In June, the WHO's India smallpox staff, with the secretary of health and the director-general, created an emergency strategy for the nation: an increase in international epidemiologists, training of Indian junior medical officers, creation of central surveillance units, shifting resources from malaria projects to smallpox eradication, drastically increasing the number of containment teams, use of helicopters, vaccination checkpoints, and the acquisition of 375 vehicles and gasoline, finances for travelling healthcare workers, and funds for field equipment and supplies.

The successful eradication of smallpox in India was an exceptional public health achievement. However, the WHO's Smallpox Eradication Programme (SEP) has been accused of violating individual civil rights through forced vaccinations and quarantine policies, particularly among Adivasi tribal groups.

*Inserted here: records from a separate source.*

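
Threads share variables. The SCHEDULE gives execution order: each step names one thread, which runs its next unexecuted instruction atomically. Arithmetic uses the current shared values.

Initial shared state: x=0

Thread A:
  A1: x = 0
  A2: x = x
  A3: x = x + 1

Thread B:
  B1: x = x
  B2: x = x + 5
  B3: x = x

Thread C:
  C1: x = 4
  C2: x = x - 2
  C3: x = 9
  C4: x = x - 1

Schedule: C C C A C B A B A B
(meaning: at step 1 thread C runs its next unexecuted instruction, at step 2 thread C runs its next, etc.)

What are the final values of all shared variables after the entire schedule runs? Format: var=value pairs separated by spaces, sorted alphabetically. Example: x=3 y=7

Answer: x=5

Derivation:
Step 1: thread C executes C1 (x = 4). Shared: x=4. PCs: A@0 B@0 C@1
Step 2: thread C executes C2 (x = x - 2). Shared: x=2. PCs: A@0 B@0 C@2
Step 3: thread C executes C3 (x = 9). Shared: x=9. PCs: A@0 B@0 C@3
Step 4: thread A executes A1 (x = 0). Shared: x=0. PCs: A@1 B@0 C@3
Step 5: thread C executes C4 (x = x - 1). Shared: x=-1. PCs: A@1 B@0 C@4
Step 6: thread B executes B1 (x = x). Shared: x=-1. PCs: A@1 B@1 C@4
Step 7: thread A executes A2 (x = x). Shared: x=-1. PCs: A@2 B@1 C@4
Step 8: thread B executes B2 (x = x + 5). Shared: x=4. PCs: A@2 B@2 C@4
Step 9: thread A executes A3 (x = x + 1). Shared: x=5. PCs: A@3 B@2 C@4
Step 10: thread B executes B3 (x = x). Shared: x=5. PCs: A@3 B@3 C@4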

Ultimately, the response that led to smallpox eradication in India was a significant accomplishment for the scientific and humanitarian fields. Importantly, it also resulted in a strengthened healthcare system, trained healthcare workers, infrastructure for vaccine delivery, and an effective disease surveillance network.

In 2008, William Foege, a former US CDC director, and Mahendra Dutta, a former Health Commissioner of New Delhi, recalled response efforts facing heightened scrutiny because of India's first successful nuclear bomb detonation in May 1974, as part of Operation Smiling Buddha. Foreign press argued that if India was incapable of eradicating smallpox, its government could not be trusted to responsibly develop nuclear weapons.